In the realm of relationships, nothing is ever certain. In these 32 chapters from screenwriters, comedians, novelists and others, you’ll see dumpings that appeared from nowhere, ditchings that the ditchee should’ve seen coming, and break-ups that were exactly the right thing at the right time – even if seen through a backward telescope, thirty years later.
In Lesson No. 4, “Persistence Is for Suckers” by David Wain, a series of phone calls seems like the beginning of a wonderful relationship É until Wain realizes his potential girlfriend only sees him as voice-male.
Why is it that most songs are about love? According to Lesson No. 19, “You Can Encapsulate Feelings of Regret, Panic, and Desperation in a Two-and-a-Half-Minute Pop Song” by Adam Schlesinger, some songs are about love that’s lost. And those lyrics? They’re fiction. Really.
Is it possible to fall in love over and over, quickly? Lesson No. 20 says it is. In “I’m Easy” by Paul Simms, love rushes in fast and falls hard, even when the crush only lasts 17 seconds.

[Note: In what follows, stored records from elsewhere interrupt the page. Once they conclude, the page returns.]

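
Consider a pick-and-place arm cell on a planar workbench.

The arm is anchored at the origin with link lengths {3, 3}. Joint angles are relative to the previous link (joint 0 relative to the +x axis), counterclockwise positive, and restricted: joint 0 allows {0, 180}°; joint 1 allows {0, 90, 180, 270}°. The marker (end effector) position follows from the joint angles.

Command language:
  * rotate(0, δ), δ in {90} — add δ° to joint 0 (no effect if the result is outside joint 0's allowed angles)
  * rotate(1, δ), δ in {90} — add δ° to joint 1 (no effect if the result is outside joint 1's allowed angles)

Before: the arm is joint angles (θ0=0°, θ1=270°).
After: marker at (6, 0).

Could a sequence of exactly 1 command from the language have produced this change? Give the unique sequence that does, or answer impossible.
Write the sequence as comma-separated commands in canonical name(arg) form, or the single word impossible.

rotate(1, 90)

from: joint angles (θ0=0°, θ1=270°)
[1] after rotate(1, 90): joint angles (θ0=0°, θ1=0°)
all 2 alternatives checked — unique.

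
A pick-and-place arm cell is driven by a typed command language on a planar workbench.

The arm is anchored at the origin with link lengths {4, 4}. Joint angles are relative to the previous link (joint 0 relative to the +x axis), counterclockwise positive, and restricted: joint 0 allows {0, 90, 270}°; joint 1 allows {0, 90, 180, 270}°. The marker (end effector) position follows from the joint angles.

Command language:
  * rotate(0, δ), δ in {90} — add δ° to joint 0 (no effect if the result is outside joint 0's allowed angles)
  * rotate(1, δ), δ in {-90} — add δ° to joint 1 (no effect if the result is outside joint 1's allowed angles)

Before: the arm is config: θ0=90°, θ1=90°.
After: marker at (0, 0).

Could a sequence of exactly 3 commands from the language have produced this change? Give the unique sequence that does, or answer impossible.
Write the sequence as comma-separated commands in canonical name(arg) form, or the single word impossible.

start: config: θ0=90°, θ1=90°
1. rotate(1, -90) → config: θ0=90°, θ1=0°
2. rotate(1, -90) → config: θ0=90°, θ1=270°
3. rotate(1, -90) → config: θ0=90°, θ1=180°
all 8 alternatives checked — unique.

rotate(1, -90), rotate(1, -90), rotate(1, -90)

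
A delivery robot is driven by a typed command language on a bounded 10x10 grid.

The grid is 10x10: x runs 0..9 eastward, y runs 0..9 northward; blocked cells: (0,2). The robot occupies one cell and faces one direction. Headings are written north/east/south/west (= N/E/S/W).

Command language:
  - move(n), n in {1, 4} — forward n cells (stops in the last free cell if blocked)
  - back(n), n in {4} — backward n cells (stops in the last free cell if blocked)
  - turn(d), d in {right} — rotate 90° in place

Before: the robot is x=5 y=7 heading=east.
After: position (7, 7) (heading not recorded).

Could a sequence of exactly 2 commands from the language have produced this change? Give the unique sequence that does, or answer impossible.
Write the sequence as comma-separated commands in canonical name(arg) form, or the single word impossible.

start: x=5 y=7 heading=east
t=1 move(1) ⇒ x=6 y=7 heading=east
t=2 move(1) ⇒ x=7 y=7 heading=east
uniquely the one of 16 2-step routes that fits.

move(1), move(1)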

Think you’re immune because you’re older? Ah, dumping can come at any age. In Lesson No. 9, “Women Are Never Too Young to Mess with Your Head” by Larry Wilmore, a spurning that starts in a hospital is revived with one healing word a year later.
And finally, in a wonderful (obviously fictional) chapter, a man pines for the woman who rejected him 25 years ago. In “She Wasn’t the One” by Bruce Jay Friedman, he meets her again in their middle years. Will he dump her this time?
At times laugh-out-loud funny, and at other times heartbreakingly sad, “Things I’ve Learned From Women Who’ve Dumped Me” is a book that eventually says one thing: you’ll survive. In fact, in his introduction, novelist Nick Hornby says most of the authors of these stories went on to have happy marriages. Good news for anyone nursing a pulverized heart after a messy break-up.
While this book is definitely meant for men, women shouldn’t pass it up. Yes, there are lots of euphemisms for women’s anatomy here and some borderline-explicit paragraphs. Read past that, though, and the chapters offer heartsick women a decent peek at men who also bruise deep at love lost.
If you’re spending V-Day alone — by choice or by fate — or if you’ve ever had your ego flattened by a scorning paramour, you’ll want to read this. “Things I’ve Learned From the Women Who’ve Dumped Me” is a book to love.